A company manufactures three kinds of products A, B, and C, the
total number of products being 900 pieces. The profit resulting from producing x
hundred units of the product A, y hundred units of B, and z hundred units of C is
P = xy + xz + yz dollars. How many units of each of the products A, B, and C must be manufactured in order to maximize the profit.

I did the following:

xy + xz + yz - q(x+y+z-900)= F(x,y,z)

Fx (x,y,z)= y+z-q
Fy (x,y,z)= x+z-q
Fz (x,y,z)= y+x-q

I cant seem to solve the system. to find the values.

 

[galactus]

Use the function given and x+y+z=900

\(\displaystyle z=900-x-y\)

So, \(\displaystyle P=xy+x(900-x-y)+y(900-x-y)\)

Differentiate:

\(\displaystyle \frac{\partial{P}}{\partial{x}}=-2x-y+900\)

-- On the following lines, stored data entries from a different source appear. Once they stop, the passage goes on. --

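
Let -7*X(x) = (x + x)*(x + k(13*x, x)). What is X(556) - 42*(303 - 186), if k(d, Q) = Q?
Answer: -1270942/7 ≈ -1.8156e+5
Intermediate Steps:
X(x) = -4*x**2/7 (X(x) = -(x + x)*(x + x)/7 = -2*x*2*x/7 = -4*x**2/7)
X(556) - 42*(303 - 186) = -4/7*556**2 - 42*(303 - 186) = -4/7*309136 - 42*117 = -1236544/7 - 1*4914 = -1236544/7 - 4914 = -1270942/7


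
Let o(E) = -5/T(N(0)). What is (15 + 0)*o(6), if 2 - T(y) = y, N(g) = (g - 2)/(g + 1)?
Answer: -75/4 ≈ -18.750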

\(\displaystyle \frac{\partial{P}}{\partial{y}}=-2y-x+900\)

the coordinates of the critical points of P satisfy:

\(\displaystyle {-}2x-y+900=0\) and \(\displaystyle {-}2y-x+900=0\)

Solve the first one for y and sub into the second, solve for x.

You can use the second partials test to see if you found any relative extrema.